At this point, I was over this book. I only kept going because my book club is going to discuss it in June.
Remember that I reached this point in the middle of chapter eight--Dolly's story. And when I went back to finish the chapter, there was a plot point I had railed about. Kitty Jackson, former ingenue, now mostly out of work actress, had small burn scars on her wrist. She made them herself, so she could pretend she had been at Dolly's party. Which was a small redemption of Egan for me--if the author saw the plot hole, but the character didn't, then I was willing to give the character some credit for being unable to see the solution to her problem for reasons that belonged to the character. The detail of the self-inflicted oil burns meant that the author saw something that the character didn't, and in that detail painted a picture of woman complicit in her own downfall. Dolly must have felt she deserved to be punished, or that she was better off accepting her reduction rather than fighting.

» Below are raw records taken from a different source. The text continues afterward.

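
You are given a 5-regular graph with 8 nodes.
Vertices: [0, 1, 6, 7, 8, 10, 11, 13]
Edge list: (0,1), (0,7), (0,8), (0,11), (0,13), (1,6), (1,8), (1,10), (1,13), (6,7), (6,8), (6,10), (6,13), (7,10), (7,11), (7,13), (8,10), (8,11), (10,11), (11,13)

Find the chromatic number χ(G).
χ(G) = 4

Clique number ω(G) = 4 (lower bound: χ ≥ ω).
The clique on [0, 7, 11, 13] has size 4, forcing χ ≥ 4, and the coloring below uses 4 colors, so χ(G) = 4.
A valid 4-coloring: color 1: [1, 7]; color 2: [0, 10]; color 3: [6, 11]; color 4: [8, 13].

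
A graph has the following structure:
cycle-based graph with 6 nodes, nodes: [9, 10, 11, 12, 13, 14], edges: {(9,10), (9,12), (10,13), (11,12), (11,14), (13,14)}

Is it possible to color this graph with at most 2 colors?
Yes, G is 2-colorable

A valid 2-coloring: color 1: [9, 11, 13]; color 2: [10, 12, 14].
(χ(G) = 2 ≤ 2.)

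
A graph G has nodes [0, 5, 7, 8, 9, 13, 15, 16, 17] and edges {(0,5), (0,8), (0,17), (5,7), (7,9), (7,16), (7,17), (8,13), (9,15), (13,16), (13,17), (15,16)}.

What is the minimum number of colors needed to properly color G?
Clique number ω(G) = 2 (lower bound: χ ≥ ω).
The graph is bipartite (no odd cycle), so 2 colors suffice: χ(G) = 2.
A valid 2-coloring: color 1: [0, 7, 13, 15]; color 2: [5, 8, 9, 16, 17].

χ(G) = 2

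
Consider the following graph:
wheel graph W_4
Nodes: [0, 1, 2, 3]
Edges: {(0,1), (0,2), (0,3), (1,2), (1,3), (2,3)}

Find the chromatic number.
Clique number ω(G) = 4 (lower bound: χ ≥ ω).
The clique on [0, 1, 2, 3] has size 4, forcing χ ≥ 4, and the coloring below uses 4 colors, so χ(G) = 4.
A valid 4-coloring: color 1: [2]; color 2: [0]; color 3: [3]; color 4: [1].

χ(G) = 4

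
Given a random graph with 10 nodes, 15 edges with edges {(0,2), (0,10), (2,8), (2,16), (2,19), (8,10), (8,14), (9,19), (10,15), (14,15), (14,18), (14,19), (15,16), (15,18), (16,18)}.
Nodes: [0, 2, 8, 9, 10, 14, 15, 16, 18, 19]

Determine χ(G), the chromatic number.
χ(G) = 3

Clique number ω(G) = 3 (lower bound: χ ≥ ω).
The clique on [14, 15, 18] has size 3, forcing χ ≥ 3, and the coloring below uses 3 colors, so χ(G) = 3.
A valid 3-coloring: color 1: [9, 10, 14, 16]; color 2: [2, 15]; color 3: [0, 8, 18, 19].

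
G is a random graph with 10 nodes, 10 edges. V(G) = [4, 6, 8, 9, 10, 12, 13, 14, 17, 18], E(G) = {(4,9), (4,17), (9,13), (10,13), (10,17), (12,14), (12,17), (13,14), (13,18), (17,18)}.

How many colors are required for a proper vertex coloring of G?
Clique number ω(G) = 2 (lower bound: χ ≥ ω).
Odd cycle [17, 18, 13, 9, 4] needs 3 colors (χ ≥ 3).
The coloring below uses 3 colors, so χ(G) = 3.
A valid 3-coloring: color 1: [6, 8, 13, 17]; color 2: [9, 10, 14, 18]; color 3: [4, 12].

χ(G) = 3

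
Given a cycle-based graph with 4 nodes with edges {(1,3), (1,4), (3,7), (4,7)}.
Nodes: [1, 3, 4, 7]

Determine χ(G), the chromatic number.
χ(G) = 2

Clique number ω(G) = 2 (lower bound: χ ≥ ω).
The graph is bipartite (no odd cycle), so 2 colors suffice: χ(G) = 2.
A valid 2-coloring: color 1: [1, 7]; color 2: [3, 4].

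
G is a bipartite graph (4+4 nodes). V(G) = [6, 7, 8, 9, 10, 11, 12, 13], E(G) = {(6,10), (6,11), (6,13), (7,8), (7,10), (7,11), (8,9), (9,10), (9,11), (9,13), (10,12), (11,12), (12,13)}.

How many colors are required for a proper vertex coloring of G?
χ(G) = 2

Clique number ω(G) = 2 (lower bound: χ ≥ ω).
The graph is bipartite (no odd cycle), so 2 colors suffice: χ(G) = 2.
A valid 2-coloring: color 1: [6, 7, 9, 12]; color 2: [8, 10, 11, 13].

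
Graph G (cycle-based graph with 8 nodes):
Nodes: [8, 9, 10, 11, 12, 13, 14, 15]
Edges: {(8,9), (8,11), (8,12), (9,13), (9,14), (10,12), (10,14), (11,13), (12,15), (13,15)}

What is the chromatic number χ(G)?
χ(G) = 3

Clique number ω(G) = 2 (lower bound: χ ≥ ω).
Odd cycle [13, 11, 8, 12, 15] needs 3 colors (χ ≥ 3).
The coloring below uses 3 colors, so χ(G) = 3.
A valid 3-coloring: color 1: [9, 11, 12]; color 2: [8, 10, 13]; color 3: [14, 15].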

Sure, it's a small detail, a small measure of willingness to consider that Jennifer Egan might be doing something more than I had given her credit for. So I finished the book, and now I have to go back and reconsider what she is doing in each of the stories. By the end of the book, we have looped around to focus on a character who was no more than a secondary character in the very first story, but now some 10+ years in the future. Technology has changed, the demographics of New York have swung toward the very very young, and toddlers are the major music market. It's not exactly dystopian, but not exactly reassuring either. But music continues to speak to humanity.
I'll give it some more thought, but I'd love to hear from people who have read it and loved it. What exactly did you love?